Gilead Sciences Overtakes Amgen as World’s Second Most Highly Valued Biotech
Gilead Sciences has now overtaken Amgen as the world’s second most highly valued biotech company after Genentech, according to Seeking Alpha.
Seeking Alpha reported:
Investors now think that a biotech company with less than one-third the revenue of Amgen (AMGN) is worth more than the former sector king. . . .
Genentech (DNA) is the commanding number one with a market cap of more than $83 billion. It’s a little nip and tuck between GILD and AMGN, but as I write this Amgen’s market cap stands at approximately $43.5 billion and Gilead’s at $45.5 billion. Amgen is still tops when it comes to revenue: $14.8 billion in 2007 versus Genentech’s $11.7 billion and Gilead’s $4.2 billion.
While Gilead Sciences’ ascension to the number two slot has little if any bearing on the biotech legal landscape, it undoubtedly will have some impact on the negotiating power of Gilead Sciences in future commercial negotiations.
Comment from Ron Rader
Time March 28, 2008 at 12:53 pm
Note, I do not consider Gilead to be either a biotech or biopharmaceutical company. Biotechnology involves the use of live organisms for the manufacture of inherently biological-type products. Biotech as used here and by many others use is a vague, never defined, metaphor or reference to high-tech life sciences-based companies and research. Small molecule drugs and related R&D are neither biotech nor biopharmaceutical! Along these lines see my two-part series, “What is a Biopharmaceutical?, published in BioProcess International, with links to this at http://www.biopharmacopeia.com. And, this is the approach used in my book/database, Biopharmaceutical Products in the U.S. and European Markets (see http://www.biopharma.com).
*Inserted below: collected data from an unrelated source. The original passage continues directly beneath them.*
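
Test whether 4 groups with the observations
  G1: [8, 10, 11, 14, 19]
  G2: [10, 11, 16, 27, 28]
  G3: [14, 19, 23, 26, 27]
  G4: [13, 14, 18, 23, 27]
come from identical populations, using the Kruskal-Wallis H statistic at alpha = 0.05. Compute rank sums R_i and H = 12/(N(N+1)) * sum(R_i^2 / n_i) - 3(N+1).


Step 1: Combine all N = 20 observations and assign midranks.
sorted (value, group, rank): (8,G1,1), (10,G1,2.5), (10,G2,2.5), (11,G1,4.5), (11,G2,4.5), (13,G4,6), (14,G1,8), (14,G3,8), (14,G4,8), (16,G2,10), (18,G4,11), (19,G1,12.5), (19,G3,12.5), (23,G3,14.5), (23,G4,14.5), (26,G3,16), (27,G2,18), (27,G3,18), (27,G4,18), (28,G2,20)
Step 2: Sum ranks within each group.
R_1 = 28.5 (n_1 = 5)
R_2 = 55 (n_2 = 5)
R_3 = 69 (n_3 = 5)
R_4 = 57.5 (n_4 = 5)
Step 3: H = 12/(N(N+1)) * sum(R_i^2/n_i) - 3(N+1)
     = 12/(20*21) * (28.5^2/5 + 55^2/5 + 69^2/5 + 57.5^2/5) - 3*21
     = 0.028571 * 2380.9 - 63
     = 5.025714.
Step 4: Ties present; correction factor C = 1 - 72/(20^3 - 20) = 0.990977. Corrected H = 5.025714 / 0.990977 = 5.071472.
Step 5: Under H0, H ~ chi^2(3); p-value = 0.166638.
Step 6: alpha = 0.05. fail to reject H0.

H = 5.0715, df = 3, p = 0.166638, fail to reject H0.


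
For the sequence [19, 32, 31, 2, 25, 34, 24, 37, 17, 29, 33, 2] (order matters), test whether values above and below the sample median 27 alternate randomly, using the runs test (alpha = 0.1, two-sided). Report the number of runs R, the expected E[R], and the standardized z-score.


Step 1: Compute median = 27; label A = above, B = below.
Labels in order: BAABBABABAAB  (n_A = 6, n_B = 6)
Step 2: Count runs R = 9.
Step 3: Under H0 (random ordering), E[R] = 2*n_A*n_B/(n_A+n_B) + 1 = 2*6*6/12 + 1 = 7.0000.
        Var[R] = 2*n_A*n_B*(2*n_A*n_B - n_A - n_B) / ((n_A+n_B)^2 * (n_A+n_B-1)) = 4320/1584 = 2.7273.
        SD[R] = 1.6514.
Step 4: Continuity-corrected z = (R - 0.5 - E[R]) / SD[R] = (9 - 0.5 - 7.0000) / 1.6514 = 0.9083.
Step 5: Two-sided p-value via normal approximation = 2*(1 - Phi(|z|)) = 0.363722.
Step 6: alpha = 0.1. fail to reject H0.

R = 9, z = 0.9083, p = 0.363722, fail to reject H0.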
Although it is incredibly common, particularly in the financial community and press, to view biotech as being based on business models (rather than marketed products, which is how industries have always been defined) and/or gee-whiz, that’s neat-type views of industry, I have yet to see any usable definition or explanation of how to apply this. Most analysts I’ve spoken use a completely subjective ‘if it seems or can be hyped as high-tech and it involves the life sciences, it’s obviously biotech’ approach, with just about every pharmaceutical company meeting this criteria. For this reason, just about all financial industry analyses of the biotech and biopharmaceutical industries are useless, if not misleading, including the most well-known and presumed authoritative annual reviews/studies, with criteria unset and varying depending on the year (or is it time of day, mood of the analyst, etc.) and often manipulated to meet the analyst’s preconceived, often theme-based, conclusions.
As far as I am aware and I followed Gilead for 15 years, from its very start, as Editor, Antiviral Agents Bulletin, Gilead has no substantive involvement with biotechnology, with its R&D based on medicinal chemistry, and its products being synthetic small molecule drugs. Comparing Gilead to Amgen is like comparing apples and oranges–yes, they are both fruits (and pharmaceutical companies) but these companies’ products, the manufacture and underlying nature (biological vs. chemical) of their products, their associated manufacturing infrastructure, the expertise of their staff, etc., are very different.
It would be accurate to say that Gilead has now overtaken Amgen as the largest non-Big Pharma-type pharmaceutical company, or the largest biotech-type company, presuming that one actually defines or makes it clear that biotech in this context involves innovative, entrepreneurial, started-from-scatch, gone from private to public-type companies.